Igbos write Jonathan, demand N2.4 trillion reparation for Civil War killings
The Igbo also demand a state apology for wrongs said to have been visited on the race.
The South East geo-political zone has demanded the payment of N2.4
trillion as reparation to the five states that make up the zone as well
as Delta State for the killing of Igbos during the civil war.
The people of the zone, known as Ndigbo, also demanded a state apology for the alleged wrongs the state visited on them.
The five states are Enugu, Anambra, Imo, Ebonyi and Abia State, all of which it said should be paid N400 billion each.
The zone also said the same amount should be paid to Delta State for the benefit of Anioma area of the state.
It also asked the Federal Government to invest in the massive
re-planning of Igbo cities with proper structures such as provision of
urban water works, a sort of Marshall Plan often devised for war-ravaged
area.
The demands are contained in a letter to President Goodluck Jonathan.
The letter signed by Mbazulike Amechi and Raph Obioha, chairman and
secretary of Reparation Committee of the Ohanaeze Ndigbo, was attached
to a document distributed to the delegates of the National Conference.
The 28-page document is titled “Ohanaeze Ndigbo: Atrocities and Injustices Against Ndigbo.”
“It is incalculable to put a price on the death of millions of Igbos
who were killed in the civil war and on other occasions,” it said.

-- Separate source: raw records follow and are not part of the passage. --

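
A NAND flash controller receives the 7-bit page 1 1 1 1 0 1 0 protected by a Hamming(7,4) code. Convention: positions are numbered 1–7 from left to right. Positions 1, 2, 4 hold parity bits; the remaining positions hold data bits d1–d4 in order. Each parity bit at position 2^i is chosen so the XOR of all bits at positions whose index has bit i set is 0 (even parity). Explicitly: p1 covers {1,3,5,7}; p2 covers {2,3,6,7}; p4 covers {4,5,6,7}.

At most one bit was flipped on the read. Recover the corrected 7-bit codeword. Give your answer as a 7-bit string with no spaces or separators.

1011010

s1 (pos 1,3,5,7): 1⊕1⊕0⊕0 = 0
s2 (pos 2,3,6,7): 1⊕1⊕1⊕0 = 1
s4 (pos 4,5,6,7): 1⊕0⊕1⊕0 = 0
Syndrome s4…s1 = 010 → error at position 2.
Flip position 2: 1111010 → 1011010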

“The Federal Government should pay N400 billion each to the five
states of the South East as compensation to those who lost loved ones,
lost properties, and those still suffering dislocation today in Nigeria.
“The same amount should also be paid to the government of Delta State for the benefit of Anioma area of the state.”
The Committee said the Igbo had suffered gross injustice which culminated in an imposed civil war lasting 30 months.
It stated that in the course of the horrendous war, millions of Igbo
were not only killed, they suffered grave injuries while property were
damaged, asset and property seized and families dislocated.
The Committee explained that the Igbo never conspired nor planned any military mutiny against the state of Nigeria in 1966.
It said the action of the Nigerian army could not and should not be
visited on a people on the scale perpetrated on the Igbos in Nigeria in
what it described as a state calculated exercise of annihilation, pogrom
and planned tribal cleansing of the magnitude of extermination on the
pretext of resolving the “Igbo question.”
“The principal function of state,” the committee argued, is to
“guarantee the security and safety of its citizens. It is heinous when
rather than protect, the state turns its weapons on its defenceless
citizens; wages war against them; deliberately imposes policies that
marginalized them; refuses to atone for the injuries caused and pretends
that all is well.”
It noted that the litany of what the Igbos had suffered in Nigeria
should be presented if and when the Nigerian government sets up a body
to work out the reparation to settle the civil war issue.
Stating that life had no duplicate, the committee said an unjust loss
of life especially when caused by the state was a crime against
humanity.
The committee said it was only an act of miracle that the Igbo are
still standing considering what has been visited on them since the
creation of the Nigerian State.
”Starting from 1945, Igbos have been killed with the connivance of
state authorities to appease misguided angers of local people especially
on religious grounds,” it said.
“Let us consider than an Indian writer, Rushdie, wrote the
blasphemous book against Islam, Igbos living in northern cities of
Nigeria were butchered in thousands for something they knew absolutely
nothing about.
“The targeting of Igbos for the slightest provocation which the
Igbos have absolutely nothing to do with has become so common place and
hardly has the government made any resolution to assuage the damages.”
The committee told the president that having played a role in the
resolution of the crisis arising from the activities of militants in the
Niger Delta, providence had placed him to resolve the Igbo issue.
It added, “Your Excellency may question why now. The Igbos feel
confident as a people that you are a man of conscience, a man of equity
and above all, a leader who insists that justice must prevail at all
times.
“Providence has placed you at the position to resolve this issue
once and for all, after all you were pivotal in the peaceful resolution
of the Niger Delta militancy. The jackboot approach at Odi and Zaki
Ibiam was totally condemned by the civilized world.”